A brother chosen. A brother left behind. And the only way home is to find him.
Leon is nine, and has a perfect baby brother called Jake. They have gone to live with Maureen, who has fuzzy red hair like a halo, and a belly like Father Christmas. But the adults are speaking in low voices, and wearing Pretend faces. They are threatening to take Jake away and give him to strangers. Because Jake is white and Leon is not.
As Leon struggles to cope with his anger, certain things can still make him smile – like Curly Wurlys, riding his bike fast downhill, burying his hands deep in the soil, hanging out with Tufty (who reminds him of his dad), and stealing enough coins so that one day he can rescue Jake and his mum.
Evoking a Britain of the early eighties, My Name is Leon is a story of love, identity and learning to overcome unbearable loss. Of the fierce bond between sibilings. And how – just when we least expect it – we somehow manage to find our way home.
What a great way to start 2017! My Name is Leon was everything a book could be: emotional, funny, well written and delicately touching upon terribly difficult topics. Go read it now!
No, seriously… What are you still doing here? Go!
Oh well, since you’re still here, let me tell you why you should bother with this little gem of a book. Firstly, this book was highly original. I loved the fact that our protagonist is a biracial young boy whose family is so messed up he and his brother end up in foster care. This is a very sensitive topic, and one I actually rarely see represented in books. Yet somehow, the author managed to touch upon the issues faced by fostered children ever so lightly, truly helping the reader see the world from Leon’s point of view. I was touched by this little boy’s deep, deep love towards his mother and brother, I was amazed by his sense of responsibility and suffered his same frustration when his whole world collapsed.

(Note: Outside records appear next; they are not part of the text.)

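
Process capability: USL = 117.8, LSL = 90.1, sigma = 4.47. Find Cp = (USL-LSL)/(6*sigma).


Cp = (USL - LSL) / (6 * sigma)
= (117.8 - 90.1) / (6 * 4.47)
= 27.7000 / 26.8200
= 1.0328

1.0328


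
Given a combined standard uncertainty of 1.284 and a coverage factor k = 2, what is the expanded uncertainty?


U = k * uc
U = 2 * 1.284
U = 2.5680

2.5680


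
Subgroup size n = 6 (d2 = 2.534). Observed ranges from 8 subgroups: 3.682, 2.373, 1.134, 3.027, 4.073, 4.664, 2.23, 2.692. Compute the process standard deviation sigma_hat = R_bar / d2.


R_bar = (3.682 + 2.373 + 1.134 + 3.027 + 4.073 + 4.664 + 2.23 + 2.692) / 8
R_bar = 23.875 / 8 = 2.984375
sigma_hat = R_bar / d2 = 2.984375 / 2.534 = 1.1777

1.1777


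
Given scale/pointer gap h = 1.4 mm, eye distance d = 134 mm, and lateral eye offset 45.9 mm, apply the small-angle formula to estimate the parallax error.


error = h * offset / d
= 1.4 * 45.9 / 134
= 0.4796

0.4796


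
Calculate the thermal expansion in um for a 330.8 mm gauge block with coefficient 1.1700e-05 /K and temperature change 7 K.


dL = L * alpha * dT
= 330.8 * 1.1700e-05 * 7
= 0.0270925 mm
dL_um = 0.0270925 * 1000 = 27.0925 um

27.0925


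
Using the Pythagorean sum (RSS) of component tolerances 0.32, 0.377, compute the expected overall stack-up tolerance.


RSS = sqrt(0.32^2 + 0.377^2)
= sqrt(0.244529)
= 0.4945

0.4945


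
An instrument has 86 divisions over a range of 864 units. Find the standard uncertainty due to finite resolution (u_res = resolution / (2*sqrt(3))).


resolution = range / divisions
resolution = 864 / 86 = 10.046512
u_res = resolution / (2*sqrt(3))
u_res = 10.046512 / 3.4641016
u_res = 2.9002

2.9002


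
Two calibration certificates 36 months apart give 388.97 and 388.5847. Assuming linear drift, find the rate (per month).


rate = (v2 - v1) / months
= (388.5847 - 388.97) / 36
= -0.3853 / 36
= -0.0107

-0.0107


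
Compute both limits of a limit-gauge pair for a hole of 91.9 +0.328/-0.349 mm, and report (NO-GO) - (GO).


GO = nominal - lower_tol (smallest hole = maximum material condition)
GO = 91.9 - 0.349 = 91.551
NO-GO = nominal + upper_tol (largest hole = least material condition)
NO-GO = 91.9 + 0.328 = 92.228
spread = NO-GO - GO = 92.228 - 91.551 = 0.6770

0.6770


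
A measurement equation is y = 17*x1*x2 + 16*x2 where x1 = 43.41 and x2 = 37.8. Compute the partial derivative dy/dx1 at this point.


y = 17*x1*x2 + 16*x2
dy/dx1 = 17*x2
Evaluate at x2 = 37.8: c1 = 17 * 37.8
c1 = 642.6000

642.6000


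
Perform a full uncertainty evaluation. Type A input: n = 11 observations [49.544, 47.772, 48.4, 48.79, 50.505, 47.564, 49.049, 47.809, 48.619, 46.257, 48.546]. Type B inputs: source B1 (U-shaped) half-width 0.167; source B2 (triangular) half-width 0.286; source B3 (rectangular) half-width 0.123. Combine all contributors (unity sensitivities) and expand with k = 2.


mean = (49.544 + 47.772 + 48.4 + 48.79 + 50.505 + 47.564 + 49.049 + 47.809 + 48.619 + 46.257 + 48.546) / 11 = 48.44136364
s = sqrt(sum((x - mean)^2)/(n-1)) = 1.1134868
u_A = s / sqrt(n) = 1.1134868 / sqrt(11) = 0.3357289
u_B1 = 0.167 / sqrt(2) = 0.11808683
u_B2 = 0.286 / sqrt(6) = 0.11675901
u_B3 = 0.123 / sqrt(3) = 0.071014083
uc = sqrt(0.3357289^2 + 0.11808683^2 + 0.11675901^2 + 0.071014083^2) = 0.38122705
U = k * uc = 2 * 0.38122705
U = 0.7625

0.7625


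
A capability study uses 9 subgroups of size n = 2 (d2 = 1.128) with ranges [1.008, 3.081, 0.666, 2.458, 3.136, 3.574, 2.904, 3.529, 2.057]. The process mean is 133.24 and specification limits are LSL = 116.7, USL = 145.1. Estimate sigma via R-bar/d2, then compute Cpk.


R_bar = (1.008 + 3.081 + 0.666 + 2.458 + 3.136 + 3.574 + 2.904 + 3.529 + 2.057) / 9 = 2.4903333
sigma = R_bar / d2 = 2.4903333 / 1.128 = 2.2077423
Cp = (USL - LSL)/(6*sigma) = (145.1 - 116.7)/(6*2.2077423) = 2.1440
Cpu = (145.1 - 133.24)/(3*2.2077423) = 1.7907
Cpl = (133.24 - 116.7)/(3*2.2077423) = 2.4973
Cpk = min(Cpu, Cpl) = 1.7907

1.7907


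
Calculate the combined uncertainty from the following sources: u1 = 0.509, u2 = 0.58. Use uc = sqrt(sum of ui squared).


uc = sqrt(0.509^2 + 0.58^2)
uc = sqrt(0.595481)
uc = 0.7717

0.7717


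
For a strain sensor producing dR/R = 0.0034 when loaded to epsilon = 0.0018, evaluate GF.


GF = (dR/R) / epsilon
= 0.0034 / 0.0018
= 1.8889

1.8889


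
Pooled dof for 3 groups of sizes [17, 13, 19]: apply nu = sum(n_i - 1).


nu = sum_i (n_i - 1)
nu = ((17 - 1) + (13 - 1) + (19 - 1))
nu = 16 + 12 + 18
nu = 46

46


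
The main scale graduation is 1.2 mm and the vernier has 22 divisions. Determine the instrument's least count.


LC = MSD / n_div
= 1.2 / 22
= 0.0545

0.0545


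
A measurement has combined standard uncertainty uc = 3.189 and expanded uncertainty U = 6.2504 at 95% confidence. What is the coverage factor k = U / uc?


k = U / uc
k = 6.2504 / 3.189
k = 1.96

1.96


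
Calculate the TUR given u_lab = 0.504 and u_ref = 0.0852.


TUR = u_lab / u_ref
= 0.504 / 0.0852
= 5.9155

5.9155


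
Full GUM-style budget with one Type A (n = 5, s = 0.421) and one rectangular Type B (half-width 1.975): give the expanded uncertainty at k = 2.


u_A = s / sqrt(n) = 0.421 / sqrt(5) = 0.18827692
u_B = half_width / sqrt(3) = 1.975 / sqrt(3) = 1.1402668
uc = sqrt(u_A^2 + u_B^2) = sqrt(0.18827692^2 + 1.1402668^2) = 1.1557061
U = k * uc = 2 * 1.1557061
U = 2.3114

2.3114


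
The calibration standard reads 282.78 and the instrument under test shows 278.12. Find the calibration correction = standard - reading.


Correction = standard - reading
= 282.78 - 278.12
= 4.6600

4.6600


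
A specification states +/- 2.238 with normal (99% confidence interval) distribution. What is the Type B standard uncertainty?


u_B = half_width / 2.576
u_B = 2.238 / 2.576
u_B = 0.8688

0.8688


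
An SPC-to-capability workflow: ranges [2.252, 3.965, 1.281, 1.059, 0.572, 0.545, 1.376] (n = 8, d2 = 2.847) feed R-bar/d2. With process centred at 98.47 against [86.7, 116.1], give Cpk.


R_bar = (2.252 + 3.965 + 1.281 + 1.059 + 0.572 + 0.545 + 1.376) / 7 = 1.5785714
sigma = R_bar / d2 = 1.5785714 / 2.847 = 0.55446835
Cp = (USL - LSL)/(6*sigma) = (116.1 - 86.7)/(6*0.55446835) = 8.8373
Cpu = (116.1 - 98.47)/(3*0.55446835) = 10.5987
Cpl = (98.47 - 86.7)/(3*0.55446835) = 7.0758
Cpk = min(Cpu, Cpl) = 7.0758

7.0758


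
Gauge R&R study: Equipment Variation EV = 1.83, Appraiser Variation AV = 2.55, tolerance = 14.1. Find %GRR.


GRR = sqrt(EV^2 + AV^2) = sqrt(1.83^2 + 2.55^2) = 3.138694
%GRR = GRR / tol * 100 = 3.138694 / 14.1 * 100
%GRR = 22.2602

22.2602


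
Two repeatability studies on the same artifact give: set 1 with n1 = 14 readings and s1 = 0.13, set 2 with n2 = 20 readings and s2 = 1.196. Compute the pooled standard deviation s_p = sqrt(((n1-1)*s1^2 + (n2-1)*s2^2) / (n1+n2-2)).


s_p = sqrt(((n1-1)*s1^2 + (n2-1)*s2^2) / (n1+n2-2))
numerator = (14-1)*0.13^2 + (20-1)*1.196^2 = 0.2197 + 27.177904 = 27.397604
denominator = 14 + 20 - 2 = 32
s_p^2 = 27.397604 / 32 = 0.85617513
s_p = sqrt(0.85617513) = 0.9253

0.9253


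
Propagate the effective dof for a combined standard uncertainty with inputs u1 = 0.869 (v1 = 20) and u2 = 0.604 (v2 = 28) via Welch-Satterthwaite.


uc = sqrt(u1^2 + u2^2) = sqrt(0.869^2 + 0.604^2) = 1.0582897
v_eff = uc^4 / (u1^4/v1 + u2^4/v2)
= 1.0582897^4 / (0.869^4/20 + 0.604^4/28)
= 1.2543487 / 0.033266647
v_eff = 37.7059

37.7059


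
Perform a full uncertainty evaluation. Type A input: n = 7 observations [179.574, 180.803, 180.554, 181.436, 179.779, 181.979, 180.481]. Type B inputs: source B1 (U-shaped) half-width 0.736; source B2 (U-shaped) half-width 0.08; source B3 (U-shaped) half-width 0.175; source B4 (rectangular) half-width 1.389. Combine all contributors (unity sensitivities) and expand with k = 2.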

Also, I loved the characters. Leon himself was incredibly well developed, growing and changing throughout the book. He is a real kid, with his problems, and his dreams. It was very interesting to get inside his little boy’s mind to witness first hand exactly how he lived through all the things that happened to him. Themes of discrimination, equality, children’s rights are delicately built in the story, so that it never feels like a lecture but still manages to get you thinking. The secondary characters were also very well developed, despite being seen only through Leon’s eyes.
Heartbreaking and heartwarming at the same time, My Name is Leon is one book that, even in its simplicity, will capture you entirely. Perfect to cozy up with in the cold winter, preferably with a good cup of English tea to get you in the right mood.